A transgender man who the Washington Blade interviewed in Honduras last summer is now seeking refuge in the U.S.
Jerlín in a video message he sent to the Blade on Thursday from Piedras Negras, a Mexican border city that is across the Rio Grande from Eagle Pass, Texas, said he and a small group of migrants left Honduras on Jan. 14.
Jerlín said police at the Guatemala-Honduras border “assaulted us, robbed us and took everything that we had brought with us.” Jerlín told the Blade that people in Guatemala did not help him and the other migrants with whom he was traveling because they were afraid of gangs and corrupt police officers.
“Passing through Guatemala was like passing through hell,” said Jerlín.
Jerlín said some of the migrants in the group who were from his community in Honduras later disappeared. Jerlín also told the Blade that people who he encountered demanded sex for food and water.
“It was also very hard crossing Mexico,” he said.
Jerlín said he arrived in Piedras Negras on Jan. 24.
He told the Blade that he had been sleeping along the riverbank and outside Mexico’s National Institute of Immigration office in Piedras Negras in the cold and the rain in the hopes he will receive a humanitarian visa. (The temperature in the city on Thursday was near freezing and Jerlín was wearing a coat, thick gloves and a hat in the video he sent to the Blade.)
“You cannot walk here because the drug cartels will kidnap you,” he said.
Jerlín on Wednesday sought to enter the U.S., but U.S. Customs and Border Protection officials sent him back to Mexico under Title 42, a Center for Disease Control and Prevention rule that has closed the Southern border to most asylum seekers and migrants because of the pandemic.
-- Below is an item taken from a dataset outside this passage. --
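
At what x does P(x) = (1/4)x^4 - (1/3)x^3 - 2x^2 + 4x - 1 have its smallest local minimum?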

Jerlín is now living in a temporary migrant shelter the Transgender Law Center and Abdiel Echevarría-Cabán, a South Texas-based attorney who is also a human rights law and policy expert, helped him find, but it is unclear how long he can stay there.
The State Department currently urges American citizens to reconsider traveling to Coahuila state in which Piedras Negras is located because of “crime and kidnapping.”
Anti-LGBTQ violence commonplace in Honduras
Jerlín was a bus driver in San Pedro Sula, Honduras’ commercial capital, until gang members shot him three times in 2012 because he couldn’t pay the extortion money from which they demanded from him each month. Jerlín, his partner and their daughter subsequently fled to La Ceiba, a city on Honduras’ Caribbean coast that is about three hours east of San Pedro Sula.
Jerlín migrated to Mexico in January 2019, but returned to Honduras less than a month later because his partner was hospitalized. The couple and their daughter migrated to Mexico a year later and applied for a Mexican humanitarian visa.
Jerlín last July during an interview at the offices of Organización Pro Unión Ceibeña (Oprouce), a La Ceiba-based advocacy group, said he and his family were living in a migrant detention center in Tapachula, a city in southern Mexico that is roughly 20 miles from the country’s border with Guatemala. Jerlín said they decided to return to Honduras in May 2020 because they did not want their daughter to further endure the “inhumane” conditions in which they were living.
Someone shot at their house on July 10, 2020.
“Sometimes I think that it’s better that they kill you in your home country and not here where nobody knows you or feels compassion for anyone,” Jerlín told the Blade from Piedras Negras.
Jerlín fled Honduras four days after Thalía Rodríguez, a prominent trans activist, was murdered outside her home in Tegucigalpa, the country’s capital. Vice President Kamala Harris and U.S. Agency for International Development Administrator Samantha Power are among the dignitaries who attended Honduran President Xiomara Castro’s inauguration on Jan. 27.
Harris and other White House officials have acknowledged anti-LGBTQ violence is among the “root causes” of migration from Honduras and surrounding countries. The Biden administration has also told migrants not to travel to the U.S.